Un magistrato ha approvato la richiesta per l’avvio di un’inchiesta sul presunto rilascio di 18.000 carte di identità maltesi a cittadini extracomunitari attorno al quale si articolerebbe un vasto giro fatto di corruzione, cospirazione, criminalità organizzata, falsificazione di documenti e riciclaggio di denaro all’interno dell’agenzia Identità (ex Identity Malta), con la presunta complicità di funzionari pubblici.
La richiesta era stata formulata attraverso una istanza giurata presentata in tribunale a inizio mese dall’avvocato ed ex parlamentare nazionalista, Jason Azzopardi, che ha commentato la notizia definendola «un passo storico» visto che «per la prima volta, un cittadino privato è riuscito a fare ciò che il commissario di polizia Angelo Gafà, il ministro Byron Camilleri, il premier Robert Abela, Identità, Mark Mallia e Ryan Spagnol avrebbero dovuto fare molto tempo fa».
Quindi, aggiunge Azzopardi, d’ora in poi chiunque abbia ricevuto nella propria cassetta postale delle lettere indirizzate a cittadini stranieri mai conosciuti prima, ha la possibilità di informare il magistrato inquirente affinché possa indagare su chi ha utilizzato impropriamente l’indirizzo di casa. «Alzatevi, non abbiate paura. La mafia di Castille ha paura di noi tutti, insieme» conclude l’avvocato nell’appello rivolto ai cittadini.
Repubblika: «Dov’è la polizia?»
Sul caso è intervenuta anche Repubblika attraverso un comunicato in cui ha sottolineato come, ancora una volta, sia stata un’iniziativa privata a portare davanti ai tribunali un grave caso di corruzione con pesanti accuse che avrebbero visto l’agenzia emettere migliaia di carte d’identità sulla base di documenti falsificati, utilizzando poi gli indirizzi di casa di numerosi cittadini maltesi per spedire le lettere indirizzate a cittadini extra Ue.
«Nonostante i documenti e le prove già disponibili al pubblico, la polizia non ha fatto nulla. Presumibilmente, se qualcuno chiedesse al Commissario Angelo Gafà perché non è intervenuto, risponderebbe che “sta ancora elaborando”» ha affermato la Ong, evidenziando che queste accuse non sono solamente “scioccanti” per il fatto che dei funzionari governativi con legami politici avrebbero intascato migliaia di euro («ormai questo è quasi diventato normale»), bensì perché rappresentano «un enorme rischio per la sicurezza nazionale e un pericolo per le famiglie che vivono in case il cui indirizzo è stato rubato».
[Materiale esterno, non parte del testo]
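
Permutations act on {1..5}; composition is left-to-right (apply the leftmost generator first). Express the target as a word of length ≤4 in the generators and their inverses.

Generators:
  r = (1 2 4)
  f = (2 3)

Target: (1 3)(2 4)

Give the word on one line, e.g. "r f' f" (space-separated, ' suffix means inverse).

  after r': (1 4 2)
  after f: (1 4 3 2)
  after r': (1 2 4 3)
  after f': (1 3)(2 4)

r' f r' f'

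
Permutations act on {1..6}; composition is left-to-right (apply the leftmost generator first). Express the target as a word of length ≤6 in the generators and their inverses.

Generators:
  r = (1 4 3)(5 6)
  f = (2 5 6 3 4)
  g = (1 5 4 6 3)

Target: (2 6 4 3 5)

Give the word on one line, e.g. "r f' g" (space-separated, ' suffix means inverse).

f r f' r

  after f: (2 5 6 3 4)
  after r: (1 4 2 6)
  after f': (1 3 6)(2 5)
  after r: (2 6 4 3 5)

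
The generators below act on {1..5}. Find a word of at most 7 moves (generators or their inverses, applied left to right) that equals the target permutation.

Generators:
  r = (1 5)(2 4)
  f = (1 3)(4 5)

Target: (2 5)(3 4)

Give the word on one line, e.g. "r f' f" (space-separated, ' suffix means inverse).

f' r' r' r' f

  after f': (1 3)(4 5)
  after r': (1 3 5 2 4)
  after r': (1 3)(4 5)
  after r': (1 3 5 2 4)
  after f: (2 5)(3 4)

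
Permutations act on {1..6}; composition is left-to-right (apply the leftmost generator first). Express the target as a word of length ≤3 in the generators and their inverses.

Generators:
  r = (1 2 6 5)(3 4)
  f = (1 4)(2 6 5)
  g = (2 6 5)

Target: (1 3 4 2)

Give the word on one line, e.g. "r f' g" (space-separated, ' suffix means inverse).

  after f: (1 4)(2 6 5)
  after g: (1 4)(2 5 6)
  after r: (1 3 4 2)

f g r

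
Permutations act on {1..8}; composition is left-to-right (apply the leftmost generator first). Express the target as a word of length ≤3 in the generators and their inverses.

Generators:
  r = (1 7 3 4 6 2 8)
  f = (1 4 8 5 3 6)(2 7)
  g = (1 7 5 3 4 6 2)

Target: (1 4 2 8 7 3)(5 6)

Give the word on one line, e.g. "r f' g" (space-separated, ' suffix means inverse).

  after f': (1 6 3 5 8 4)(2 7)
  after f': (1 3 8)(4 6 5)
  after r: (1 4 2 8 7 3)(5 6)

f' f' r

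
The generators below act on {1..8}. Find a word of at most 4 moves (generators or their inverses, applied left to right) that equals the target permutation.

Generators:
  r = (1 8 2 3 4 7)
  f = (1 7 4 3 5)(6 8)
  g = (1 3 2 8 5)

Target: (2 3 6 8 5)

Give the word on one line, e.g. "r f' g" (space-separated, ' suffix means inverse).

g' r f

  after g': (1 5 8 2 3)
  after r: (1 5 2 4 7)(3 8)
  after f: (2 3 6 8 5)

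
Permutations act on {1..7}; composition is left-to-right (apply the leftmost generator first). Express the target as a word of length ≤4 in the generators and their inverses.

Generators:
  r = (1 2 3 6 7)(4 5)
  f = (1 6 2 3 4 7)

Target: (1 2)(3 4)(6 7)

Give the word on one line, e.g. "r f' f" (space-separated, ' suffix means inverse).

  after r: (1 2 3 6 7)(4 5)
  after r: (1 3 7 2 6)
  after f': (1 2)(3 4)(6 7)

r r f'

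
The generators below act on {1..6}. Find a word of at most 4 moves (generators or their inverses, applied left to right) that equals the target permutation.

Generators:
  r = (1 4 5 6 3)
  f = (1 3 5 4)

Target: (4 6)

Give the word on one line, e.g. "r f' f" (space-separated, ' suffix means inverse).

f' r f' f'

  after f': (1 4 5 3)
  after r: (1 5)(3 4 6)
  after f': (1 3 5 4 6)
  after f': (4 6)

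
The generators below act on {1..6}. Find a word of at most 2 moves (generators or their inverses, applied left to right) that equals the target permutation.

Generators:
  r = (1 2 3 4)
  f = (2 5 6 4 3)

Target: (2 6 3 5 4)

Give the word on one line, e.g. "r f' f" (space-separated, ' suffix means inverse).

f f

  after f: (2 5 6 4 3)
  after f: (2 6 3 5 4)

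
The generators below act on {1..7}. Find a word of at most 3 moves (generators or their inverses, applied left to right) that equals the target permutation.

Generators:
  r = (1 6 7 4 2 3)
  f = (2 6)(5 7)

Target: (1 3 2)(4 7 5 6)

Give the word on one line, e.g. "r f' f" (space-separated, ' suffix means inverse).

  after f: (2 6)(5 7)
  after r': (1 3 2)(4 7 5 6)

f r'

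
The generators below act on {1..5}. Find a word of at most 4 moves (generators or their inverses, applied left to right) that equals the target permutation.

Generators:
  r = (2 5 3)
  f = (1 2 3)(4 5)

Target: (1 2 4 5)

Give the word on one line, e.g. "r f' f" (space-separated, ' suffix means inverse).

  after r': (2 3 5)
  after r': (2 5 3)
  after f: (1 2 4 5)

r' r' f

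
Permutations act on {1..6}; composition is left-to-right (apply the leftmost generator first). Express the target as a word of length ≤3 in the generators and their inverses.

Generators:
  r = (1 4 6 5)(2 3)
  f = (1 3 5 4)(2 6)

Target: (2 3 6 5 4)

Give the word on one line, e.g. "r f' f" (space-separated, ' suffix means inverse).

f' f' r

  after f': (1 4 5 3)(2 6)
  after f': (1 5)(3 4)
  after r: (2 3 6 5 4)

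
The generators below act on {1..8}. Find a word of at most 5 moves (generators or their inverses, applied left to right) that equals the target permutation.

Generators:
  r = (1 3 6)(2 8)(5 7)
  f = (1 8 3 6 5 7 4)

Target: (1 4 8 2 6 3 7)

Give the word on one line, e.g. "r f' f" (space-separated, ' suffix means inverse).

  after f: (1 8 3 6 5 7 4)
  after f: (1 3 5 4 8 6 7)
  after r': (2 8 3 7 6 5 4)
  after f': (1 4 2)(3 5 7)
  after r': (1 4 8 2 6 3 7)

f f r' f' r'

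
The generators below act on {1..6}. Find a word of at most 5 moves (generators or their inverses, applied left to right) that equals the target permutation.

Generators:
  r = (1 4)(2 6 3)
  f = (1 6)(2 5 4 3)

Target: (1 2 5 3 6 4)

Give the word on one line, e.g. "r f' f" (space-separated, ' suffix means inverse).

r' f' f'

  after r': (1 4)(2 3 6)
  after f': (1 5 2 4 6 3)
  after f': (1 2 5 3 6 4)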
Se queste accuse risultassero fondate – continua Repubblika – sarebbe evidente che le autorità maltesi non abbiano idea di dove vivano le persone, non sappiano se i nomi che compaiono sui registri pubblici corrispondano a persone reali effettivamente domiciliate presso gli indirizzi dichiarati. Quindi, di fatto, «se avessero bisogno di cercarle, probabilmente non le troverebbero».
La Ong ha menzionato le analogie con il programma di vendita dei passaporti maltesi, «che si basa su bugie riguardanti gli indirizzi di coloro che acquistano il documento». Quindi, siccome il governo era a conoscenza che «probabilmente ogni indirizzo fornito in quel programma era fittizio, non sorprende ora che le bugie istituzionalizzate con lo schema dei passaporti siano state moltiplicate per la vendita illegale di migliaia di carte d’identità».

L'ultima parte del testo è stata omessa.